TITLE=Molecular Characterization of Trypanosoma evansi Mevalonate Kinase (TeMVK)

JOURNAL=Frontiers in Cellular and Infection Microbiology

VOLUME=Volume 8 - 2018

YEAR=2018

URL=https://www.frontiersin.org/journals/cellular-and-infection-microbiology/articles/10.3389/fcimb.2018.00223

DOI=10.3389/fcimb.2018.00223

ISSN=2235-2988

ABSTRACT=The mevalonate pathway, present in eukaryotes, archaea, and some bacteria, is an essential part of isoprenoid biosynthesis leading to production of isoprenoids, a diverse class of >30,000 biomolecules including cholesterol, heme, and all steroid hormones. Isoprenoid biosynthesis involves one of the most highly regulated enzymes in nature, 3-hydroxy-3-methylglutaryl-CoA reductase (HMGCR), which catalyzes conversion of HMG-CoA to mevalonic acid. The enzyme mevalonate kinase (MVK) subsequently converts mevalonic acid to 5-phosphomevalonic acid. Trypanosoma evansi is a flagellate protozoan parasite that causes the disease “Surra” in domesticated large mammals, with great economic impact.

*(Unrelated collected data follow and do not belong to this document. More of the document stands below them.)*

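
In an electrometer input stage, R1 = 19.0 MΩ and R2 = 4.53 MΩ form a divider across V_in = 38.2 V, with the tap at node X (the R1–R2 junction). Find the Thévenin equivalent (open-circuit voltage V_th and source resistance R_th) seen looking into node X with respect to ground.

V_th ≈ 7.35 V, R_th ≈ 3.66 MΩ

With X open, the divider is unloaded: V_th = 38.2 × 4.53/23.53 = 7.354 V.
Zeroing V_in shorts the top of R1 to ground, so R_th = R1 ‖ R2 = 3.658 MΩ.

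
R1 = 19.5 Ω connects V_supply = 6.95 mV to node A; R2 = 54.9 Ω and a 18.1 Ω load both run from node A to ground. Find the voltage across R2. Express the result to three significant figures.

R2 ‖ R_L = (54.9 × 18.1)/(54.9 + 18.1) = 13.61 Ω.
Then V_out = V_supply · R2'/(R1 + R2') = 6.95 × 13.61/33.11 = 2.857 mV.

V_out ≈ 2.86 mV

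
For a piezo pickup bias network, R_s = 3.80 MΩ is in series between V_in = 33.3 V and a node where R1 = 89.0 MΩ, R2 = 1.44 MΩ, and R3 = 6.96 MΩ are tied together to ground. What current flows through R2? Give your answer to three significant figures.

I ≈ 5.47 µA

Equivalent of the parallel group: R_p = 1.177 MΩ.
Node voltage V_A = V_in · R_p/(R_s + R_p) = 33.3 × 0.2365 = 7.877 V.
Branch current I = V_A/R2 = 7.877/1.44 = 5.470 µA.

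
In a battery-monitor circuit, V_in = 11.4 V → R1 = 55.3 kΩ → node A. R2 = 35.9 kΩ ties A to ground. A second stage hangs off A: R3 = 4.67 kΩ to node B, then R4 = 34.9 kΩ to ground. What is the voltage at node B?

V_B ≈ 2.55 V

The second stage (R3 + R4 = 39.57 kΩ) loads node A in parallel with R2.
R2 ‖ (R3+R4) = 18.82 kΩ.
First divider: V_A = V_in · 18.82/(55.3 + 18.82) = 2.895 V.
Stage 2 is unloaded, so V_B = V_A · R4/(R3+R4) = 2.895 × 34.9/39.57 = 2.553 V.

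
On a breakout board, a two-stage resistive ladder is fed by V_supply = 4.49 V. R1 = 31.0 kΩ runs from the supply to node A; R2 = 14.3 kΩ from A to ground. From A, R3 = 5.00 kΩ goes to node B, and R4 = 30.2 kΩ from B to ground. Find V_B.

The second stage (R3 + R4 = 35.20 kΩ) loads node A in parallel with R2.
R2 ‖ (R3+R4) = 10.17 kΩ.
First divider: V_A = V_supply · 10.17/(31.0 + 10.17) = 1.109 V.
Stage 2 is unloaded, so V_B = V_A · R4/(R3+R4) = 1.109 × 30.2/35.20 = 0.9515 V.

V_B ≈ 0.952 V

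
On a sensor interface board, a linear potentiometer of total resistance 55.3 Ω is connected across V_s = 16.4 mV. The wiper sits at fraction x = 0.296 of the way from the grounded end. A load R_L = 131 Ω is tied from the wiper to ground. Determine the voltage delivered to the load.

V_out ≈ 4.46 mV

Split the track: R_lower = x·R_p = 16.37 Ω, R_upper = (1−x)·R_p = 38.93 Ω.
Lower segment in parallel with the load: 16.37 ‖ 131 = 14.55 Ω.
Loaded-divider output: V_out = 16.4 × 0.2721 = 4.462 mV.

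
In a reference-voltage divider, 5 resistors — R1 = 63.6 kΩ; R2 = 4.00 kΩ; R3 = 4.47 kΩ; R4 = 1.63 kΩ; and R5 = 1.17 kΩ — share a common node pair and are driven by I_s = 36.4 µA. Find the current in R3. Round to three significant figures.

Total conductance ΣG = 1/63.6 + 1/4.00 + 1/4.47 + 1/1.63 + 1/1.17 = 1.958 (units of 1/kΩ).
R3 takes the fraction G_k/ΣG = 0.2237/1.958 = 0.1143, so I = 36.4 × 0.1143 = 4.160 µA.

I ≈ 4.16 µA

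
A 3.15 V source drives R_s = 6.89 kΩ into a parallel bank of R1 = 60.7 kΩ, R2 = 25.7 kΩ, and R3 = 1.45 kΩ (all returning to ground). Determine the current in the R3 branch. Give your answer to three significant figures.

Parallel bank: R_p = 1/(1/60.7 + 1/25.7 + 1/1.45) = 1.342 kΩ.
Node voltage V_A = V_DC · R_p/(R_s + R_p) = 3.15 × 0.1630 = 0.5136 V.
I(R3) = V_A / R3 = 0.5136/1.45 = 0.3542 mA.

I ≈ 0.354 mA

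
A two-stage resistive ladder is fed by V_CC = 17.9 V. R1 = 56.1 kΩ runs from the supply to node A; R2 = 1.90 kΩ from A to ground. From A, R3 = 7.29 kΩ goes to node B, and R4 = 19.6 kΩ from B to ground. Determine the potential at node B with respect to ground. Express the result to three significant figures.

Looking into the second stage from A: R3 + R4 = 26.89 kΩ appears in parallel with R2.
R2 ‖ (R3+R4) = 1.775 kΩ.
So V_A = 17.9 × 0.03066 = 0.5489 V.
Then the unloaded second divider: V_B = V_A × R4/(R3+R4) = 0.5489 × 0.7289 = 0.4001 V.

V_B ≈ 0.400 V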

T. evansi has only a trypomastigote bloodstream form, and requires constant modification of the VSG (variant surface glycoprotein) coat for protection against the host immune system. We characterized the MVK of T. evansi (termed TeMVK) at molecular, biochemical, and cellular levels. TeMVK from parasite extract had molecular weight ~36 KDa, was colocalized with aldolase (a glycosomal marker enzyme) in glycosomes, and was structurally similar to Leishmania major MVK. Interestingly, the active form of TeMVK was the tetrameric oligomer form, in contrast to other MVKs in which the dimeric form is active. TeMVK was detected in parasites isolated directly from mice and was colocalized with aldolase in glycosomes. Despite lacking organized mitochondria, T. evansi synthesizes both HMGCR transcripts and protein. The mevalonate pathway also generates dolichols, which play an essential role in construction of glycosylphosphatidylinositol (GPI) anchors, and VSGs are attached to the plasma membrane via GPI anchors. MVK and HMGCR in T. evansi are therefore  potentially useful targets for therapeutic drug design.